SECURE 2.0 was signed into law on December 29, 2022, makes sweeping changes to retirement savings plans. Before plan sponsors can take advantage of the many provisions in SECURE 2.0, the DOL will need to provide additional regulations and guidance on some of the provisions. In other words, there is more to come on SECURE 2.0.
In the meantime, the DOL is focused on 17 items recently released in its biannual regulatory agenda. Plan sponsors and other industry experts should pay attention to this agenda to be sure they understand how these changes may affect them—particularly in areas such as changes to the fiduciary rule, updates on pooled employer plans, and final rules on lifetime income illustrations.
In total, the Employee Benefits Security Administration (EBSA) listed three pre-rule stage items, nine proposed rule stage items, and five final rule stage items in its recently released regulatory agenda.
- Improving Participant Engagement and Effectiveness: The DOL’s EBSA has been tasked with finding ways to improve retirement plan disclosures to enhance outcomes for employees. The EBSA will start by consulting with plan sponsors and other stakeholders to explore ways to improve such disclosures.
- Pooled Employer Plans: The SECURE Act of 2019 amended the Employee Retirement Income Security Act of 1974 (ERISA) to allow pooled employer plans to be a type of single employer pension benefit plan. The EBSA will begin exploring the need for regulatory guidance to run these plans.
- Requirements Related to Advanced Explanation of Benefits and Other Provisions Under the Consolidated Appropriations Act of 2021: The EBSA is reviewing whether regulation or guidance is needed to ensure patients have transparency in their health care treatment options and expected costs before a scheduled service. Request for comments closed in November 2022 and an analysis is expected in April 2023.
- Definition of the Term “Fiduciary”: The DOL’s is proposing to amend ERISA’s definition of fiduciary to more closely reflect today’s relationships between participants, service providers, and others who provide investment advice for a fee.
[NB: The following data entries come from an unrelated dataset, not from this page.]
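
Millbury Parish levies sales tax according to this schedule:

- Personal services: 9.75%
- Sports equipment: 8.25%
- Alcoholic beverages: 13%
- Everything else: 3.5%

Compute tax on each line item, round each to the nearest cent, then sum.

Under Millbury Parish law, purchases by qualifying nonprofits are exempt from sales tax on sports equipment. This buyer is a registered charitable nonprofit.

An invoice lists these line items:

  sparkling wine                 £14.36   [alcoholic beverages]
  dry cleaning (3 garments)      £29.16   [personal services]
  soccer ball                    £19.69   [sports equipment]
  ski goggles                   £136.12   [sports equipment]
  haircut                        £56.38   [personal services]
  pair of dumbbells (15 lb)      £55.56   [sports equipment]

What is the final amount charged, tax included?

£321.48

Sparkling wine £14.36: alcoholic beverages → 13% → £1.87
Dry cleaning (3 garments) £29.16: personal services → 9.75% → £2.84
Soccer ball £19.69: sports equipment, buyer-exempt → 0% → £0.00
Ski goggles £136.12: sports equipment, buyer-exempt → 0% → £0.00
Haircut £56.38: personal services → 9.75% → £5.50
Pair of dumbbells (15 lb) £55.56: sports equipment, buyer-exempt → 0% → £0.00
Subtotal = £311.27; tax = £10.21; total due = £321.48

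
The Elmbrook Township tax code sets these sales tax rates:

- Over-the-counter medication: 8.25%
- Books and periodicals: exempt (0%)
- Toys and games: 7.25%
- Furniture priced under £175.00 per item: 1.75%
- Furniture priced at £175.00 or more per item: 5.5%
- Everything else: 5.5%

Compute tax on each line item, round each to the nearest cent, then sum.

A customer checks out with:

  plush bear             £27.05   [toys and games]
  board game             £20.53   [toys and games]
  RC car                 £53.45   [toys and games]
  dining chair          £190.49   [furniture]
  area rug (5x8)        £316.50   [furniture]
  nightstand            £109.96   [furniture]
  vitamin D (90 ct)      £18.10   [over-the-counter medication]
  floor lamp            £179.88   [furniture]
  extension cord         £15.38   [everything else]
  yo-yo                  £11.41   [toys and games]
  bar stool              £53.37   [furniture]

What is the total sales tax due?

£51.13

Plush bear £27.05: toys and games → 7.25% → £1.96
Board game £20.53: toys and games → 7.25% → £1.49
RC car £53.45: toys and games → 7.25% → £3.88
Dining chair £190.49: furniture, £175.00 or more → 5.5% → £10.48
Area rug (5x8) £316.50: furniture, £175.00 or more → 5.5% → £17.41
Nightstand £109.96: furniture, under £175.00 → 1.75% → £1.92
Vitamin D (90 ct) £18.10: over-the-counter medication → 8.25% → £1.49
Floor lamp £179.88: furniture, £175.00 or more → 5.5% → £9.89
Extension cord £15.38: everything else → 5.5% → £0.85
Yo-yo £11.41: toys and games → 7.25% → £0.83
Bar stool £53.37: furniture, under £175.00 → 1.75% → £0.93
Total tax = £1.96 + £1.49 + £3.88 + £10.48 + £17.41 + £1.92 + £1.49 + £9.89 + £0.85 + £0.83 + £0.93 = £51.13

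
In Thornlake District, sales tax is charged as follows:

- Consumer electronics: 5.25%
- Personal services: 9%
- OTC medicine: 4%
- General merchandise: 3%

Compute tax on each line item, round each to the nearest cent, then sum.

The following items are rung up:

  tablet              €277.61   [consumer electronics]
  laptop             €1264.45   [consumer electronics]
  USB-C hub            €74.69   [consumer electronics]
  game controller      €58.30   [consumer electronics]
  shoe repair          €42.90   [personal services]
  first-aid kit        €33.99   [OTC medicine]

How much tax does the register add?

€93.15

Tablet €277.61: consumer electronics → 5.25% → €14.57
Laptop €1264.45: consumer electronics → 5.25% → €66.38
USB-C hub €74.69: consumer electronics → 5.25% → €3.92
Game controller €58.30: consumer electronics → 5.25% → €3.06
Shoe repair €42.90: personal services → 9% → €3.86
First-aid kit €33.99: OTC medicine → 4% → €1.36
Total tax = €14.57 + €66.38 + €3.92 + €3.06 + €3.86 + €1.36 = €93.15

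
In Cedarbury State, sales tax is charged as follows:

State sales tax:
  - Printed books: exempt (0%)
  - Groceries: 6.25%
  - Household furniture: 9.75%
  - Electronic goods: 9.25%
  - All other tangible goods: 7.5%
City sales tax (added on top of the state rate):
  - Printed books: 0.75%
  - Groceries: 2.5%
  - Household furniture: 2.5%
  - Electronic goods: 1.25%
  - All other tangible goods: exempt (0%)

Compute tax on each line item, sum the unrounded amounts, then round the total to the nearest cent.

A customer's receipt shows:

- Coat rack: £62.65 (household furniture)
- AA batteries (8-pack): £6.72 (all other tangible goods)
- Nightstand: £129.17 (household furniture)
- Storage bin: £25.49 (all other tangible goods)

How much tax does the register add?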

This proposal has been carried over since the Spring 2021 regulatory agenda and has no timeline for completion.
- Improvement of the Form 5500 and Implementing Related Regulations: Working with the Internal Revenue Service and Pension Benefit Guaranty Corporation, the DOL intends to modernize the Form 5500 to make investment data more mineable. This proposal has been carried over since Fall 2021 and movement on it is expected by June 2023.
- Definition of Employer Under Section 3(5) of ERISA – Association Health Plans: The EBSA will explore whether to replace or remove its 2018 final rule that set alternative criteria when an employer association could act on behalf of an employer to create a multiple employer group health plan. Action on this is expected in March 2023.
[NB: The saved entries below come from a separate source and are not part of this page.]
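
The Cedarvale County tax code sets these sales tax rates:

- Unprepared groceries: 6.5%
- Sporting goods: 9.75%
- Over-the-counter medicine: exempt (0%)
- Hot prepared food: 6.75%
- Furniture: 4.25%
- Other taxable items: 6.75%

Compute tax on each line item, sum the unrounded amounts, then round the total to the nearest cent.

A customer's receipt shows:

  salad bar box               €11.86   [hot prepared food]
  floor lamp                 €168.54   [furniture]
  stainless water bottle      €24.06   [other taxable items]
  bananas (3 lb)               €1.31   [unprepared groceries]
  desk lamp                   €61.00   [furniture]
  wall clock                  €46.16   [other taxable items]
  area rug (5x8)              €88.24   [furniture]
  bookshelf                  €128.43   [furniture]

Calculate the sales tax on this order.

Salad bar box €11.86: hot prepared food → 6.75% → €0.80055
Floor lamp €168.54: furniture → 4.25% → €7.16295
Stainless water bottle €24.06: other taxable items → 6.75% → €1.62405
Bananas (3 lb) €1.31: unprepared groceries → 6.5% → €0.08515
Desk lamp €61.00: furniture → 4.25% → €2.5925
Wall clock €46.16: other taxable items → 6.75% → €3.1158
Area rug (5x8) €88.24: furniture → 4.25% → €3.7502
Bookshelf €128.43: furniture → 4.25% → €5.458275
Unrounded tax sum = €24.589475 → €24.59

€24.59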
- Adoption of Amended and Restated Voluntary Fiduciary Correction Program: The EBSA took public comments until January 20, 2023 on its plan to expand the scope of transactions eligible for self-correction.
Final Rule Stage
- Pension Benefit Statements – Lifetime Income Illustrations: The SECURE Act added a lifetime income illustration requirement for certain defined contribution plans. The final rule is expected to be released in May 2023.
- Prohibited Transaction Exemption Procedures: An April 2023 final rule is expected that would modify the DOL’s process for granting prohibited transaction exemption.
Independent Contractor Classification
Under the Wage and Hour Division agenda, the DOL announced that it expects to issue a final rule clarifying independent contractor status in May 2023. This ruling has been issued, delayed, and debated in court by the Biden and Trump administrations. The current administration believes the 2021 regulation does not reflect what is written in the Fair Labor Standards Act and will issue its updated rule to complement the law.